Rent-seeking is the economist's term for capturing value through control of access rather than through production of value. In Stiglitz's career-long development of the concept, it describes how platform monopolies, patent holders, and incumbents extract income from positions that owe more to institutional design than to merit. The AI economy, despite its mythology of meritocratic disruption, is becoming one of the most prolific generators of rent in economic history. The Software Death Cross is not a transition from production to production. It is a migration from one form of rent — the premium on scarce coding capacity — to another — control of ecosystems, data layers, and switching costs — and the new rent is more concentrated than the old.
Stiglitz's framework distinguishes two sources of income above competitive-market levels: returns to genuine contribution, which reflect real scarcity of valuable capability, and rents, which reflect positional advantage protected by barriers to entry, network effects, regulatory capture, or institutional lock-in. The distinction matters because the two types of income call for different policy responses. Returns to contribution should be preserved; they motivate the productive activity that creates the surplus. Rents should be taxed or regulated away; they extract value from others without creating it.
Applied to the AI economy, the framework identifies rent-seeking at three layers. Training data represents the first: millions of creators produced the corpus on which large language models depend, and the value of that collective labor is now captured by a handful of companies whose position allows them to charge for access to capabilities the labor produced. Stiglitz put the asymmetry plainly: AI companies assert the right to appropriate others' intellectual property while protecting their own. Ecosystem lock-in represents the second: the accumulated data layers, integrations, and switching costs that make departure prohibitively expensive even when underlying code can be replicated. Platform integration represents the third: as AI agents become the users of enterprise software, the protocols controlling integration points capture rent on every agent interaction at machine speed.

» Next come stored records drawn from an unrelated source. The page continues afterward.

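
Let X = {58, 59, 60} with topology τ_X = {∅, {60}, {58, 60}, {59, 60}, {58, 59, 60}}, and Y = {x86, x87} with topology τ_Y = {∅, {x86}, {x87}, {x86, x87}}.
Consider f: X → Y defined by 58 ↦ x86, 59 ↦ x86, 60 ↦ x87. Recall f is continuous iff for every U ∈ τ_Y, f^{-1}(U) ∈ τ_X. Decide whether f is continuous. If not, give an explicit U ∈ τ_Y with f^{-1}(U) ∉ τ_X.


f is NOT continuous.

Compute f^{-1}(U) for each U ∈ τ_Y:
  U = ∅: f^{-1}(U) = ∅ ∈ τ_X ✓.
  U = {x86}: f^{-1}(U) = {58, 59} ∉ τ_X ✗.
  U = {x87}: f^{-1}(U) = {60} ∈ τ_X ✓.
  U = {x86, x87}: f^{-1}(U) = {58, 59, 60} ∈ τ_X ✓.
Found U = {x86} with f^{-1}(U) = {58, 59} not in τ_X. Therefore f is NOT continuous.


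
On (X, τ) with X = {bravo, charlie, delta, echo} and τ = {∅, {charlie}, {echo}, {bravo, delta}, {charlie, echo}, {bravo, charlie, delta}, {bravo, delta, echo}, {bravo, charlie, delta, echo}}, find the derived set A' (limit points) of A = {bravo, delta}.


A' = {bravo, delta}

For each x ∈ X, list the open sets U ∈ τ with x ∈ U, then check whether U ∩ (A ∖ {x}) ≠ ∅ for every such U.
  x = bravo: opens ∋ x are {bravo, delta}, {bravo, charlie, delta}, {bravo, delta, echo}, {bravo, charlie, delta, echo}; each meets A ∖ {bravo}, so x IS a limit point.
  x = charlie: open {charlie} ∋ x has {charlie} ∩ (A ∖ {charlie}) = ∅, so x is NOT a limit point.
  x = delta: opens ∋ x are {bravo, delta}, {bravo, charlie, delta}, {bravo, delta, echo}, {bravo, charlie, delta, echo}; each meets A ∖ {delta}, so x IS a limit point.
  x = echo: open {echo} ∋ x has {echo} ∩ (A ∖ {echo}) = ∅, so x is NOT a limit point.
Collecting: A' = {bravo, delta}.


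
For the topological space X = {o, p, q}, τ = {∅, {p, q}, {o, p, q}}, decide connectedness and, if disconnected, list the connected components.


(X, τ) is connected.

Find clopen sets (U ∈ τ with X ∖ U ∈ τ):
  U = ∅, X ∖ U = {o, p, q} — both open, so U is clopen.
  U = {o, p, q}, X ∖ U = ∅ — both open, so U is clopen.
Only trivial clopens (∅ and X) exist, so (X, τ) is connected.
Compute connected components by grouping points that agree on all clopens:
  component: {o, p, q}


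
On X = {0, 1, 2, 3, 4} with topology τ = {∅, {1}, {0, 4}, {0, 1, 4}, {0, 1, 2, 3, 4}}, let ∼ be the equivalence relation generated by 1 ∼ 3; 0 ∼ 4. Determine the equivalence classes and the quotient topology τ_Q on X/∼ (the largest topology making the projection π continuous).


X/∼ = {[0=4], [1=3], [2]}; |τ_Q| = 3.

Equivalence classes: [0=4], [1=3], [2].
Quotient map π: X → X/∼ sends 0 ↦ [0=4], 1 ↦ [1=3], 2 ↦ [2], 3 ↦ [1=3], 4 ↦ [0=4].
For each subset V ⊆ X/∼, compute π^{-1}(V) ⊆ X and check whether π^{-1}(V) ∈ τ. V is open in τ_Q iff π^{-1}(V) ∈ τ.
  V = {}: π^{-1}(V) = ∅ ∈ τ ✓.
  V = {[0=4]}: π^{-1}(V) = {0, 4} ∈ τ ✓.
  V = {[1=3]}: π^{-1}(V) = {1, 3} ∉ τ ✗.
  V = {[0=4], [1=3]}: π^{-1}(V) = {0, 1, 3, 4} ∉ τ ✗.
  V = {[2]}: π^{-1}(V) = {2} ∉ τ ✗.
  V = {[0=4], [2]}: π^{-1}(V) = {0, 2, 4} ∉ τ ✗.
  V = {[1=3], [2]}: π^{-1}(V) = {1, 2, 3} ∉ τ ✗.
  V = {[0=4], [1=3], [2]}: π^{-1}(V) = {0, 1, 2, 3, 4} ∈ τ ✓.
Open sets in the quotient: τ_Q = {{}, {[0=4]}, {[0=4], [1=3], [2]}} (3 elements).


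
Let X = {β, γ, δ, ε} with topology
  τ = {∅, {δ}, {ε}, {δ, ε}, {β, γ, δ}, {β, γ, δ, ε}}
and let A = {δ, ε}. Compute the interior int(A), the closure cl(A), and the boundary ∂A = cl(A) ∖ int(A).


int(A) = {δ, ε}, cl(A) = {β, γ, δ, ε}, ∂A = {β, γ}.

Closed sets in (X, τ) are complements of opens:
  closed(X, τ) = {∅, {ε}, {β, γ}, {β, γ, δ}, {β, γ, ε}, {β, γ, δ, ε}}.
int(A) = ⋃ {U ∈ τ : U ⊆ A}. Opens contained in A: ∅, {δ}, {ε}, {δ, ε}.
Taking the union of these: int(A) = {δ, ε}.
cl(A) = ⋂ {C closed : A ⊆ C}. Closed sets containing A: {β, γ, δ, ε}.
Intersecting these: cl(A) = {β, γ, δ, ε}.
∂A = cl(A) ∖ int(A) = {β, γ, δ, ε} ∖ {δ, ε} = {β, γ}.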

The SaaSpocalypse made the structure visible. A trillion dollars migrated in weeks — not from producers to producers, but from one rent-extracting position to another. The companies whose moat was code (which AI had commoditized) lost value; the companies whose moat was ecosystem (which AI could not replicate) retained it. Stiglitz's contribution is the recognition that this is not a story about merit. The ecosystem rent is structural, protected by path dependence and accumulated friction rather than by ongoing value creation. The repricing is efficient in the aggregate and regressive in distribution: value transferred from a population of millions of developers toward a population of a dozen platform owners.
The policy response Stiglitz's framework prescribes is a suite of anti-rent-seeking institutions: antitrust enforcement preventing the concentration of market power, intellectual-property frameworks that require compensation for training-data use, and tax policies that capture a share of rents for public investment. The AI industry resists these interventions with the same arguments every rent-seeking industry has deployed — regulation stifles innovation, the market is self-correcting, the current distribution reflects entrepreneurial risk. These arguments were wrong when railroad trusts made them, wrong when oil monopolies made them, and are wrong now.

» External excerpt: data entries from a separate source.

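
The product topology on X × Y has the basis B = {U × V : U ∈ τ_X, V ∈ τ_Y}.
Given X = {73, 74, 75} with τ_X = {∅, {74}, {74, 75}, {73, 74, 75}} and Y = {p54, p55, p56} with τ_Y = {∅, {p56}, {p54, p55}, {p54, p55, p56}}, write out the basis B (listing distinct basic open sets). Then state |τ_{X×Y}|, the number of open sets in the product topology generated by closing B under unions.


Basis B = {∅ × ∅, {74} × {p56}, {74} × {p54, p55}, {74, 75} × {p56}, {73, 74, 75} × {p56}, {74} × {p54, p55, p56}, {74, 75} × {p54, p55}, {73, 74, 75} × {p54, p55}, {74, 75} × {p54, p55, p56}, {73, 74, 75} × {p54, p55, p56}}; |τ_{X×Y}| = 16.

Enumerate products U × V with U ∈ τ_X, V ∈ τ_Y (deduplicated):
  ∅ × ∅ = {} (∅)
  {74} × {p56} = {(74,p56)}
  {74} × {p54, p55} = {(74,p54), (74,p55)}
  {74, 75} × {p56} = {(74,p56), (75,p56)}
  {73, 74, 75} × {p56} = {(73,p56), (74,p56), (75,p56)}
  {74} × {p54, p55, p56} = {(74,p54), (74,p55), (74,p56)}
  {74, 75} × {p54, p55} = {(74,p54), (74,p55), (75,p54), (75,p55)}
  {73, 74, 75} × {p54, p55} = {(73,p54), (73,p55), (74,p54), (74,p55), (75,p54), (75,p55)}
  {74, 75} × {p54, p55, p56} = {(74,p54), (74,p55), (74,p56), (75,p54), (75,p55), (75,p56)}
  {73, 74, 75} × {p54, p55, p56} = {(73,p54), (73,p55), (73,p56), (74,p54), (74,p55), (74,p56), (75,p54), (75,p55), (75,p56)}
These 10 distinct sets form the basis B.
Close under arbitrary unions to get τ_{X×Y}; counting gives |τ_{X×Y}| = 16.


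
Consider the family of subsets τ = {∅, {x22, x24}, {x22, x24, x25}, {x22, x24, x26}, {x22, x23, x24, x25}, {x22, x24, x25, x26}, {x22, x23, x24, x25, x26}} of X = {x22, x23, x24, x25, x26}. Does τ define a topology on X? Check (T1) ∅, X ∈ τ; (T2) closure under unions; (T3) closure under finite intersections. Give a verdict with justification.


τ IS a topology on X.

Axiom (T1): ∅ ∈ τ? Yes; X ∈ τ? Yes.
Axiom (T2/T3): check pairwise unions and intersections of members of τ.
All pairwise intersections and unions checked — each lies in τ. Therefore τ satisfies (T1), (T2), (T3): it IS a topology on X.


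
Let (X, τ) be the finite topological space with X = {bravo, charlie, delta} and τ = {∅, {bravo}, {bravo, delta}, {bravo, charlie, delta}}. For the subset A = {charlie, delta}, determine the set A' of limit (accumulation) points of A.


A' = {charlie}

For each x ∈ X, list the open sets U ∈ τ with x ∈ U, then check whether U ∩ (A ∖ {x}) ≠ ∅ for every such U.
  x = bravo: open {bravo} ∋ x has {bravo} ∩ (A ∖ {bravo}) = ∅, so x is NOT a limit point.
  x = charlie: opens ∋ x are {bravo, charlie, delta}; each meets A ∖ {charlie}, so x IS a limit point.
  x = delta: open {bravo, delta} ∋ x has {bravo, delta} ∩ (A ∖ {delta}) = ∅, so x is NOT a limit point.
Collecting: A' = {charlie}.


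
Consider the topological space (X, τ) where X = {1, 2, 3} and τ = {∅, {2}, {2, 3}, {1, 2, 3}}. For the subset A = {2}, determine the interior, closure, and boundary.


int(A) = {2}, cl(A) = {1, 2, 3}, ∂A = {1, 3}.

Closed sets in (X, τ) are complements of opens:
  closed(X, τ) = {∅, {1}, {1, 3}, {1, 2, 3}}.
int(A) = ⋃ {U ∈ τ : U ⊆ A}. Opens contained in A: ∅, {2}.
Taking the union of these: int(A) = {2}.
cl(A) = ⋂ {C closed : A ⊆ C}. Closed sets containing A: {1, 2, 3}.
Intersecting these: cl(A) = {1, 2, 3}.
∂A = cl(A) ∖ int(A) = {1, 2, 3} ∖ {2} = {1, 3}.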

Stiglitz began developing the rent-seeking framework in the 1970s and 1980s as an extension of his information-economics work, arguing that imperfect information and concentrated market power interact to produce rents that classical competitive theory cannot explain. The Price of Inequality (2012) made the argument public: a substantial portion of the extraordinary wealth concentration in advanced economies since 1980 represents not entrepreneurial reward but rent extraction enabled by political capture of the institutions that would, in a functioning democracy, have prevented it.

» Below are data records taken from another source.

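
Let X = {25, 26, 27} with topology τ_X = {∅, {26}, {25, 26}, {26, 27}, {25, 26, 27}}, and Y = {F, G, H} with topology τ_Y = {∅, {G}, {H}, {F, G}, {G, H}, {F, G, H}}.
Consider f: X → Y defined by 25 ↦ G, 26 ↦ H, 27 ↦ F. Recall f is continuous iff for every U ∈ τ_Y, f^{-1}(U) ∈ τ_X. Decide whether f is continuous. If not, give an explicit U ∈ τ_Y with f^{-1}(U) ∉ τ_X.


f is NOT continuous.

Compute f^{-1}(U) for each U ∈ τ_Y:
  U = ∅: f^{-1}(U) = ∅ ∈ τ_X ✓.
  U = {G}: f^{-1}(U) = {25} ∉ τ_X ✗.
  U = {H}: f^{-1}(U) = {26} ∈ τ_X ✓.
  U = {F, G}: f^{-1}(U) = {25, 27} ∉ τ_X ✗.
  U = {G, H}: f^{-1}(U) = {25, 26} ∈ τ_X ✓.
  U = {F, G, H}: f^{-1}(U) = {25, 26, 27} ∈ τ_X ✓.
Found U = {G} with f^{-1}(U) = {25} not in τ_X. Therefore f is NOT continuous.


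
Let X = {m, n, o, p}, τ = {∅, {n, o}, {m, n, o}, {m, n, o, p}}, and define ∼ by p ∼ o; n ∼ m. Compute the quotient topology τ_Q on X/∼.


X/∼ = {[m=n], [o=p]}; |τ_Q| = 2.

Equivalence classes: [m=n], [o=p].
Quotient map π: X → X/∼ sends m ↦ [m=n], n ↦ [m=n], o ↦ [o=p], p ↦ [o=p].
For each subset V ⊆ X/∼, compute π^{-1}(V) ⊆ X and check whether π^{-1}(V) ∈ τ. V is open in τ_Q iff π^{-1}(V) ∈ τ.
  V = {}: π^{-1}(V) = ∅ ∈ τ ✓.
  V = {[m=n]}: π^{-1}(V) = {m, n} ∉ τ ✗.
  V = {[o=p]}: π^{-1}(V) = {o, p} ∉ τ ✗.
  V = {[m=n], [o=p]}: π^{-1}(V) = {m, n, o, p} ∈ τ ✓.
Open sets in the quotient: τ_Q = {{}, {[m=n], [o=p]}} (2 elements).


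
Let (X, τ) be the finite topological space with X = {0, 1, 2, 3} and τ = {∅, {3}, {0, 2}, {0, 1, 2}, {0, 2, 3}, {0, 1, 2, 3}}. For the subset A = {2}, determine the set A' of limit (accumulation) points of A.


A' = {0, 1}

For each x ∈ X, list the open sets U ∈ τ with x ∈ U, then check whether U ∩ (A ∖ {x}) ≠ ∅ for every such U.
  x = 0: opens ∋ x are {0, 2}, {0, 1, 2}, {0, 2, 3}, {0, 1, 2, 3}; each meets A ∖ {0}, so x IS a limit point.
  x = 1: opens ∋ x are {0, 1, 2}, {0, 1, 2, 3}; each meets A ∖ {1}, so x IS a limit point.
  x = 2: open {0, 2} ∋ x has {0, 2} ∩ (A ∖ {2}) = ∅, so x is NOT a limit point.
  x = 3: open {3} ∋ x has {3} ∩ (A ∖ {3}) = ∅, so x is NOT a limit point.
Collecting: A' = {0, 1}.


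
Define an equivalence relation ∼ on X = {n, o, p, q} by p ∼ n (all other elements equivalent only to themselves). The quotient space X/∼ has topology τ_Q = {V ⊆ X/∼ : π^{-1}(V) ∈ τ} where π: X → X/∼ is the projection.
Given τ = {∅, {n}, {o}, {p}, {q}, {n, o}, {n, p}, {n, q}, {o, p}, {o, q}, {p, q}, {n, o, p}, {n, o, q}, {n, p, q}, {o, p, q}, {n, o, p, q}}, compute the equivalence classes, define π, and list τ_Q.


X/∼ = {[n=p], [o], [q]}; |τ_Q| = 8.

Equivalence classes: [n=p], [o], [q].
Quotient map π: X → X/∼ sends n ↦ [n=p], o ↦ [o], p ↦ [n=p], q ↦ [q].
For each subset V ⊆ X/∼, compute π^{-1}(V) ⊆ X and check whether π^{-1}(V) ∈ τ. V is open in τ_Q iff π^{-1}(V) ∈ τ.
  V = {}: π^{-1}(V) = ∅ ∈ τ ✓.
  V = {[n=p]}: π^{-1}(V) = {n, p} ∈ τ ✓.
  V = {[o]}: π^{-1}(V) = {o} ∈ τ ✓.
  V = {[n=p], [o]}: π^{-1}(V) = {n, o, p} ∈ τ ✓.
  V = {[q]}: π^{-1}(V) = {q} ∈ τ ✓.
  V = {[n=p], [q]}: π^{-1}(V) = {n, p, q} ∈ τ ✓.
  V = {[o], [q]}: π^{-1}(V) = {o, q} ∈ τ ✓.
  V = {[n=p], [o], [q]}: π^{-1}(V) = {n, o, p, q} ∈ τ ✓.
Open sets in the quotient: τ_Q = {{}, {[n=p]}, {[o]}, {[n=p], [o]}, {[q]}, {[n=p], [q]}, {[o], [q]}, {[n=p], [o], [q]}} (8 elements).


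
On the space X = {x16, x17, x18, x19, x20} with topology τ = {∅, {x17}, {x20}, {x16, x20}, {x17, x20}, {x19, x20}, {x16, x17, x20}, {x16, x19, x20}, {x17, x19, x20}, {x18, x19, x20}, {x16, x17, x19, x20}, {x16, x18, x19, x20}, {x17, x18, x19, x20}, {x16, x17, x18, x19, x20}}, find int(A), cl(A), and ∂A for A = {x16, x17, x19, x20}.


int(A) = {x16, x17, x19, x20}, cl(A) = {x16, x17, x18, x19, x20}, ∂A = {x18}.

Closed sets in (X, τ) are complements of opens:
  closed(X, τ) = {∅, {x16}, {x17}, {x18}, {x16, x17}, {x16, x18}, {x17, x18}, {x18, x19}, {x16, x17, x18}, {x16, x18, x19}, {x17, x18, x19}, {x16, x17, x18, x19}, {x16, x18, x19, x20}, {x16, x17, x18, x19, x20}}.
int(A) = ⋃ {U ∈ τ : U ⊆ A}. Opens contained in A: ∅, {x17}, {x20}, {x16, x20}, {x17, x20}, {x19, x20}, {x16, x17, x20}, {x16, x19, x20}, {x17, x19, x20}, {x16, x17, x19, x20}.
Taking the union of these: int(A) = {x16, x17, x19, x20}.
cl(A) = ⋂ {C closed : A ⊆ C}. Closed sets containing A: {x16, x17, x18, x19, x20}.
Intersecting these: cl(A) = {x16, x17, x18, x19, x20}.
∂A = cl(A) ∖ int(A) = {x16, x17, x18, x19, x20} ∖ {x16, x17, x19, x20} = {x18}.


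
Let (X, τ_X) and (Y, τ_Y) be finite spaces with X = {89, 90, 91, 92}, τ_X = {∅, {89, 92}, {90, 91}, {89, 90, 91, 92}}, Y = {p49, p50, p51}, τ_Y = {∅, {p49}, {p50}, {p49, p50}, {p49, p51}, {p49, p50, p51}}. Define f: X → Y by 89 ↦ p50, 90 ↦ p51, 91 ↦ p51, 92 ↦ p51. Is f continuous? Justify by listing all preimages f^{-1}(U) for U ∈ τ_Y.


f is NOT continuous.

Compute f^{-1}(U) for each U ∈ τ_Y:
  U = ∅: f^{-1}(U) = ∅ ∈ τ_X ✓.
  U = {p49}: f^{-1}(U) = ∅ ∈ τ_X ✓.
  U = {p50}: f^{-1}(U) = {89} ∉ τ_X ✗.
  U = {p49, p50}: f^{-1}(U) = {89} ∉ τ_X ✗.
  U = {p49, p51}: f^{-1}(U) = {90, 91, 92} ∉ τ_X ✗.
  U = {p49, p50, p51}: f^{-1}(U) = {89, 90, 91, 92} ∈ τ_X ✓.
Found U = {p50} with f^{-1}(U) = {89} not in τ_X. Therefore f is NOT continuous.


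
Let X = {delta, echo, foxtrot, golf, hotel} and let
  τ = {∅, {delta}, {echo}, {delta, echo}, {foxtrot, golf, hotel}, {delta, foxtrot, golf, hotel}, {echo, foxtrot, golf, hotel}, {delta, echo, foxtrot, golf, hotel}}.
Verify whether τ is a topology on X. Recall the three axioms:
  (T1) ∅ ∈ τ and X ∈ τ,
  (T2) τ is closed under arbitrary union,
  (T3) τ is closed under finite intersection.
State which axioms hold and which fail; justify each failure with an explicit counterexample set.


τ IS a topology on X.

Axiom (T1): ∅ ∈ τ? Yes; X ∈ τ? Yes.
Axiom (T2/T3): check pairwise unions and intersections of members of τ.
All pairwise intersections and unions checked — each lies in τ. Therefore τ satisfies (T1), (T2), (T3): it IS a topology on X.


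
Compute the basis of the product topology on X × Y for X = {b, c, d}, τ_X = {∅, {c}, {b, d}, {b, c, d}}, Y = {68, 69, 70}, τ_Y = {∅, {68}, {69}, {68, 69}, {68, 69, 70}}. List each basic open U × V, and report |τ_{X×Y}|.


Basis B = {∅ × ∅, {c} × {68}, {c} × {69}, {b, d} × {68}, {b, d} × {69}, {c} × {68, 69}, {b, c, d} × {68}, {b, c, d} × {69}, {c} × {68, 69, 70}, {b, d} × {68, 69}, {b, d} × {68, 69, 70}, {b, c, d} × {68, 69}, {b, c, d} × {68, 69, 70}}; |τ_{X×Y}| = 25.

Enumerate products U × V with U ∈ τ_X, V ∈ τ_Y (deduplicated):
  ∅ × ∅ = {} (∅)
  {c} × {68} = {(c,68)}
  {c} × {69} = {(c,69)}
  {b, d} × {68} = {(b,68), (d,68)}
  {b, d} × {69} = {(b,69), (d,69)}
  {c} × {68, 69} = {(c,68), (c,69)}
  {b, c, d} × {68} = {(b,68), (c,68), (d,68)}
  {b, c, d} × {69} = {(b,69), (c,69), (d,69)}
  {c} × {68, 69, 70} = {(c,68), (c,69), (c,70)}
  {b, d} × {68, 69} = {(b,68), (b,69), (d,68), (d,69)}
  {b, d} × {68, 69, 70} = {(b,68), (b,69), (b,70), (d,68), (d,69), (d,70)}
  {b, c, d} × {68, 69} = {(b,68), (b,69), (c,68), (c,69), (d,68), (d,69)}
  {b, c, d} × {68, 69, 70} = {(b,68), (b,69), (b,70), (c,68), (c,69), (c,70), (d,68), (d,69), (d,70)}
These 13 distinct sets form the basis B.
Close under arbitrary unions to get τ_{X×Y}; counting gives |τ_{X×Y}| = 25.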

Position over production. Rents accrue to those who control access to something valuable, not to those who produced the value — and the AI economy produces control positions at unprecedented scale through network effects, data moats, and platform integration.
Training-data appropriation. The intellectual property of millions of creators, scraped without compensation, now generates revenue captured by a handful of platforms — the purest case of rent extraction enabled by asymmetric property rights.
Ecosystem rent is more concentrated than code rent. The old premium on coding capacity was distributed across millions of developers; the new premium on platform control sits with roughly a dozen companies.
Regulatory capture as self-reinforcement. The rents generated by concentrated positions fund the political activity that preserves the institutional arrangement producing the rents.
The invisibility of structural extraction. Rent-seeking is systematically harder to see than value-creation, because rent-extractors have every incentive to describe themselves as value-creators and the ideological resources to enforce the description.
Libertarian economists dispute the rent-seeking framework by arguing that sustained market power requires ongoing value creation, since customers would otherwise defect. Stiglitz's empirical response: switching costs, network effects, and regulatory barriers produce persistence that does not require ongoing merit — and the technology sector's consolidation over three decades demonstrates concentration increasing rather than eroding despite the theoretical availability of competition.